Edit: One can control the distribution of $D$ as follows. Consider the event $[D\leqslant k-i]$ and choose the $k$ numbers sequentially. Then $D\leqslant k-i$ means that at least $i$ times, one chooses an already chosen number. This happens each time with probability $\leqslant\frac{k}n$ and there are $\binom{k}i\leqslant2^k$ ways of choosing these $i$ moments, hence $\mathbb P(D\leqslant k-i)\leqslant2^k\left(\frac{k}n\right)^i$ $(\ast)$.

For example, $\mathbb P(D\leqslant\frac12k)\leqslant\mathrm e^{-\Lambda(n,k)}$ with $\Lambda(n,k)=-\frac12k\log\left(\frac{k}n\right)-k\log2$. One sees that, if $1\ll k\ll n$, then $\Lambda(n,k)\gg k$ hence the control on $\mathbb P(D\leqslant\frac12k)$ is at least exponential in $k$.

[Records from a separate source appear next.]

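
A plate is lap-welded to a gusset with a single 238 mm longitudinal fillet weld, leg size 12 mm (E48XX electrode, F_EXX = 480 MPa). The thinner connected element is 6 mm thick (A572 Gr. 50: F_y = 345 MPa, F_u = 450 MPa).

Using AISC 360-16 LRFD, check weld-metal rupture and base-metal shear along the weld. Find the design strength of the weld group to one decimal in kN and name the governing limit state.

289.2 kN (base-metal shear governs)

Weld metal: throat = 0.707×12 = 8.484 mm, L = 238 mm. φR_n = 0.75 × 0.6 × 480 × 8.484 × 238 = 436.1 kN.
Base metal shear (6 mm plate): yield φR_n = 1.0×0.6×345×6×238 = 295.6 kN; rupture φR_n = 0.75×0.6×450×6×238 = 289.2 kN; take 289.2 kN (rupture).
Governing: min(436.1, 289.2) = 289.2 kN → base-metal shear.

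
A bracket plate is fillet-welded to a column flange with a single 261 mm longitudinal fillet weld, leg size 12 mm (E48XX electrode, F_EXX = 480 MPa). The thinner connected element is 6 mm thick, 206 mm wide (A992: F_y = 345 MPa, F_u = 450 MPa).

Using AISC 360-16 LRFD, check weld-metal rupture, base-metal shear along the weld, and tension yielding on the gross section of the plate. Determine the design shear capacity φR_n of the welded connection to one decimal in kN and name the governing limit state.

317.1 kN (base-metal shear governs)

Weld metal: throat = 0.707×12 = 8.484 mm, L = 261 mm. φR_n = 0.75 × 0.6 × 480 × 8.484 × 261 = 478.3 kN.
Base metal shear (6 mm plate): yield φR_n = 1.0×0.6×345×6×261 = 324.2 kN; rupture φR_n = 0.75×0.6×450×6×261 = 317.1 kN; take 317.1 kN (rupture).
Tension yield (gross): A_g = 206×6 = 1236 mm². φR_n = 0.90 × 345 × 1236 = 383.8 kN.
Governing: min(478.3, 317.1, 383.8) = 317.1 kN → base-metal shear.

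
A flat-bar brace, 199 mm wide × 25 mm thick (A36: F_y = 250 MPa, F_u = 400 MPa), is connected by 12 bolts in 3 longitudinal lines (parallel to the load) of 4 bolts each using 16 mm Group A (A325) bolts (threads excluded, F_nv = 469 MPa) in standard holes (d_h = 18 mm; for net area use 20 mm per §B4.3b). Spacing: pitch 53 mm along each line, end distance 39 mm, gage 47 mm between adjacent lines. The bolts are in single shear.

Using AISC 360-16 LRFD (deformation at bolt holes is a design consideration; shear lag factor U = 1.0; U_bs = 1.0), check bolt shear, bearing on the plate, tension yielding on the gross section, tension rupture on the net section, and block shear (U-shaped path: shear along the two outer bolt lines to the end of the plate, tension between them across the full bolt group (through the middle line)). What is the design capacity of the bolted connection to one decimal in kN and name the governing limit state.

848.7 kN (bolt shear governs)

Bolt shear: A_b = π(16)²/4 = 201.06 mm². φR_n = 0.75 × 469 × 201.06 × 12 × 1 = 848.7 kN.
Bearing (25 mm plate, F_u = 400 MPa): end bolts L_c = 39 − 18/2 = 30, R_n = min(1.2×30×25×400, 2.4×16×25×400) = 360 kN/bolt; interior L_c = 53 − 18 = 35, R_n = 384 kN/bolt. φR_n = 0.75 × (3×360 + 9×384) = 3402.0 kN.
Tension yield (gross): A_g = 199×25 = 4975 mm². φR_n = 0.90 × 250 × 4975 = 1119.4 kN.
Tension rupture (net): A_n = (199 − 3×20)×25 = 3475 mm² (U = 1.0, A_e = A_n). φR_n = 0.75 × 400 × 3475 = 1042.5 kN.
Block shear: shear path 2×[39+3×53] = 2×198 mm, A_gv = 9900, A_nv = 2×(198 − 3.5×20)×25 = 6400 mm²; tension across gage: (94 − 2×20)×25 = 1350 mm². R_n = min(0.6×400×6400, 0.6×250×9900) + 1.0×400×1350 = min(1536, 1485) + 540 = 2025 kN. φR_n = 0.75 × 2025 = 1518.8 kN.
Governing: min(848.7, 3402.0, 1119.4, 1042.5, 1518.8) = 848.7 kN → bolt shear.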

Edit 2: To see that $(\ast)$ holds, for every subset $I$ of $\{1,2,\ldots,k\}$ of size $i$, call $A_I$ the event that at every time in $I$ one chooses an already chosen number and at every time not in $I$ but earlier than some element in $I$ one chooses a new number (at every time not in $I$ later than the whole set $I$, the choice is free). Then the events $A_I$ are disjoint and their union over every $I$ of size $i$ included in $\{1,2,\ldots,k\}$ is $[D\leqslant k-i]$. There are exactly ${k\choose i}\leqslant2^k$ such sets $I$, and for every such set $I$, $\mathbb P(A_I)\leqslant\left(\frac{k}n\right)^i$. The upper bound of $\mathbb P(D\leqslant k-i)$ follows.